From "seafaring folk," Flynn had a passion for boats throughout his life. As a troublesome student in several schools, he was kicked out from each one for his hyper behavior. Flynn finally buckled down in his mid-teens to attend an English private boarding school for two years before returning to Australia, where he worked in a series of jobs, including a sheep castrator and a fisherman. His large circle of friends included Warwick, who saw Flynn's appeal for film in his good looks and extraverted behavior.

"In The Wake of the Bounty" was small Australian studio Expeditionary Films' first movie. The movie's introduction says the studio's feature films were travelogues, re-enacting historical events before they segued into the actual places these incidents occurred. The Australian film was second movie in cinema about the mutiny, the first an early 1916 silent. Flynn, who claimed kinship to the Bounty officer Fletcher, could never offer any proof to this lineage.
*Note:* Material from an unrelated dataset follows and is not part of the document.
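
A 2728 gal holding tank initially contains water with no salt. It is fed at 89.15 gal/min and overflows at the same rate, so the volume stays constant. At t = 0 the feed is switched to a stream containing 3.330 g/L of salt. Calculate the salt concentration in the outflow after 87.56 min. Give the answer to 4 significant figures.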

But it's ironic he personally identified so closely to the officer who in the face of authority refused to bend because he felt was right.

"In The Wake of the Mutiny," although a failure at the box office, did serve as an inspiration for Flynn to pursue an acting profession. He immediately went to England where he was able to get a spot on a repertory company, receiving invaluable acting training. He performed on the London and Glasgow stage, and earned the lead in 'Murder at Monte Carlo,' a low budgeted (now lost) Warner Brothers film made in England. Its producer, Irving Asher, was so impressed by Flynn's acting he contacted Warner Brothers Studio to offer him a contract, which it did. He journeyed to Hollywood via an ocean liner in 1935, where he met his future first wife, French-American actress Lil Damita, on board. 1935 proved pivotal in Flynn's career, because after a couple of minor roles in Hollywood, he received the lead as Peter Blood in the swashbuckler movie "Captain Blood."